Dream Thief #4: Crikey, This Is Cool

 

I was impressed with Dream Thief from the get-go, but after interviewing writer Jai Nitz and learning that this is artist Greg Smallwood’s first ever comic book experience, I’m even moreso. Smallwood is the real deal, folks. His fantastic layout work, his imaginative choices, his perfectly moody inks and his unassailably cool style all add up to a stunning debut, and we can only hope there’s a hell of a lot more comic work in his future.

Nitz’s story is also compelling in its mystery. John Lincoln was a go-nowhere douche who stole a mask from an Aboriginal art exhibit, and ever since then, every time he goes to sleep, he wakes up to a fresh bunch of murder and intrigue. It seems ghosts in need of vengeance are possessing him through the mask and making him kill the hell out of the people what killed them in the first place. “A supernatural-crime reverse Quantum Leap,” as Nitz told me was the original pitch, and it works.

In Dream Thief #4, the penultimate issue in this first five-part story, Lincoln wakes up in the back seat of a car with a dead guy in the driver’s seat and an unconscious priest in the passenger seat. Oh, and the car is sinking deep into a lake. So he only has time to piece a few things together, and he grabs the priest – reluctantly, after getting a vague sense that he doesn’t like the guy – and saves his life with CPR learned from one of his previous ghost inhabitants. Turns out the new ghost is Frank Best, a card shark who got aced by a crime boss named D’Augustino to steal his winnings. The dead driver was his hitman. It also turns out the priest, Father Tommy Logan, ain’t a man of the cloth so much as he is a man of the paper – greenbacks, that is. Dinero. Cashish. Cabbage. Bread. Dough. Big bucks. Dolla Dolla bills, y’all. Okay, I’ll stop now.

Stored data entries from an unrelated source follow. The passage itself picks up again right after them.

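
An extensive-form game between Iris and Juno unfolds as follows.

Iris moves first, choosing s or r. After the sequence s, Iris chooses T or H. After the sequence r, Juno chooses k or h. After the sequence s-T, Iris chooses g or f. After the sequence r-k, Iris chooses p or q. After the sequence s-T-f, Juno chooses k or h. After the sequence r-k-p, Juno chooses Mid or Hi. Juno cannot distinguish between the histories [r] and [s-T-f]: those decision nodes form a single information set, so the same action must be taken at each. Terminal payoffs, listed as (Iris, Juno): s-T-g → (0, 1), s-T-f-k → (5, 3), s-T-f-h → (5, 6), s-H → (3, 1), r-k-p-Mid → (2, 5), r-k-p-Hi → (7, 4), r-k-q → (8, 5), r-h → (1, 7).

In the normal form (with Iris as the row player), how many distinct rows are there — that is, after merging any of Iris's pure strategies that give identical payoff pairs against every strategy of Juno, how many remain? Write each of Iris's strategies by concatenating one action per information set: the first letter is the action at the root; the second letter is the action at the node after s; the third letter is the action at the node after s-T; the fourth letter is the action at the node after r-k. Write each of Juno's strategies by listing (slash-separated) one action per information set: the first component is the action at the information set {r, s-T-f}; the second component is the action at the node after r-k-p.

5

Iris has 16 pure strategies: sTgp, sTgq, sTfp, sTfq, sHgp, sHgq, sHfp, sHfq, rTgp, rTgq, rTfp, rTfq, rHgp, rHgq, rHfp, rHfq. Columns: k/Mid, k/Hi, h/Mid, h/Hi.
{sTgp, sTgq} → row (0,1) (0,1) (0,1) (0,1)
{sTfp, sTfq} → row (5,3) (5,3) (5,6) (5,6)
{sHgp, sHgq, sHfp, sHfq} → row (3,1) (3,1) (3,1) (3,1)
{rTgp, rTfp, rHgp, rHfp} → row (2,5) (7,4) (1,7) (1,7)
{rTgq, rTfq, rHgq, rHfq} → row (8,5) (8,5) (1,7) (1,7)
That's 5 distinct rows out of 16 strategies.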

So Lincoln, with Best in his head, saddles up to a poker table to try and win some phat bank from D’Augustino and associates, at the behest of Logan, who claims to know secrets about the mask that’s causing him all these problems. The five-card draw festival plays in his favor, because not only does he have a true card shark in his head, but he’s also got three other ghosts rattling around in there, which makes his face unreadable. No one can tell when he’s bluffing. That’s cool. After some table talk, it turns out that Logan is an even bigger shit than we realized, and the tables get turned. The book ends with a sudden swerve when Lincoln finally heads back home to see how things are going since he’s been out doing ghost dirty work – and things are goin’ bad.

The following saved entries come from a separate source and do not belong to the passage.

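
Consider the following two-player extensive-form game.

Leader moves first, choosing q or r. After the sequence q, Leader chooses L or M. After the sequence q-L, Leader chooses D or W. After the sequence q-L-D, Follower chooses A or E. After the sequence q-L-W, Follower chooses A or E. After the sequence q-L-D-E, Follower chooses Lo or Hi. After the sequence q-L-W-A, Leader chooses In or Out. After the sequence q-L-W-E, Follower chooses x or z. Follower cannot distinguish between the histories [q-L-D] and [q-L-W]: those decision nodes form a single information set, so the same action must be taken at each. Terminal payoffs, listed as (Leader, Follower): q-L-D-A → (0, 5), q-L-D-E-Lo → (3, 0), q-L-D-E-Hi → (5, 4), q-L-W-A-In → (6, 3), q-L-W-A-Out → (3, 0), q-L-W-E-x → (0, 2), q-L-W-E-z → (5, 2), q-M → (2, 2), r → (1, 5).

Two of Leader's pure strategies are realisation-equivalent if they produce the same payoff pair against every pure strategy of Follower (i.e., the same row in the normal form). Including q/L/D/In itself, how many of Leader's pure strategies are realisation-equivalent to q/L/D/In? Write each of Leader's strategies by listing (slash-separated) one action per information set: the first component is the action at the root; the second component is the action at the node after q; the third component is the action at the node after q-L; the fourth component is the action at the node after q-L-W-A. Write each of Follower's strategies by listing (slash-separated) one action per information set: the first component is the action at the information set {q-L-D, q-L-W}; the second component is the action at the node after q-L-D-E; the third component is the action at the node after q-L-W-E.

2

Row for q/L/D/In (columns A/Lo/x, A/Lo/z, A/Hi/x, A/Hi/z, E/Lo/x, E/Lo/z, E/Hi/x, E/Hi/z): (0,5) (0,5) (0,5) (0,5) (3,0) (3,0) (5,4) (5,4).
Under q/L/D/In, Leader's choice at the node after q-L-W-A can never be reached regardless of what Follower does, so varying those choices leaves every outcome unchanged.
Holding the reachable choices fixed and varying the unreachable one freely already gives 2 equivalent strategies.
No other strategy reproduces this row, so those 2 are the full class: q/L/D/In, q/L/D/Out.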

Nitz started out pitching Lincoln as a slacker dingus loser, but in four issues’ time, he’s become a fascinatingly slick operator. There’s no panic every time he wakes up – he calmly collects his thoughts and the ghosts’ thoughts and pieces together what’s going on and what he has to do, keeping his emotions on a relatively even keel most of the time. Even his first kill, his own girlfriend, was something he postponed registering on an emotional level until a long while later, when he had a moment to breathe. He is one cool customer, despite being sucked into this metaphysical madness. He calls priests “padre.” He knows all there is to know about poker and uses terms like “boat” and “short stacked” and his full beard looks cool with the black mask and everything.

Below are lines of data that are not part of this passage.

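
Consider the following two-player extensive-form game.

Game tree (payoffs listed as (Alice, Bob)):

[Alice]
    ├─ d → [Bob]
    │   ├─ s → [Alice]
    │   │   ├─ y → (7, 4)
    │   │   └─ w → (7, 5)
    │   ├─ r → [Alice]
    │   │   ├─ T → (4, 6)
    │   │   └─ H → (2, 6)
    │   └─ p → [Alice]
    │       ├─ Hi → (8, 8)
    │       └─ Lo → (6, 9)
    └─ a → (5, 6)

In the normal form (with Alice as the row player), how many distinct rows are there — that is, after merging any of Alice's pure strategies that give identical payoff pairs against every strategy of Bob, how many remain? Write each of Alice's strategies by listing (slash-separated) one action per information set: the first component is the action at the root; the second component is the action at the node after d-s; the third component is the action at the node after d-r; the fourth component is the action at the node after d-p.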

It’s just… cool. That’s the word I keep coming back to, and it’s hard to really nail that on your first try like Nitz and Smallwood have. There’s a fine line there – if you try too hard, you just come off as lame and stupid like Gambit. But if you manage to ride that line and keep it from becoming obnoxious and cloying, you make fans of your readers. Dream Thief has done that for me.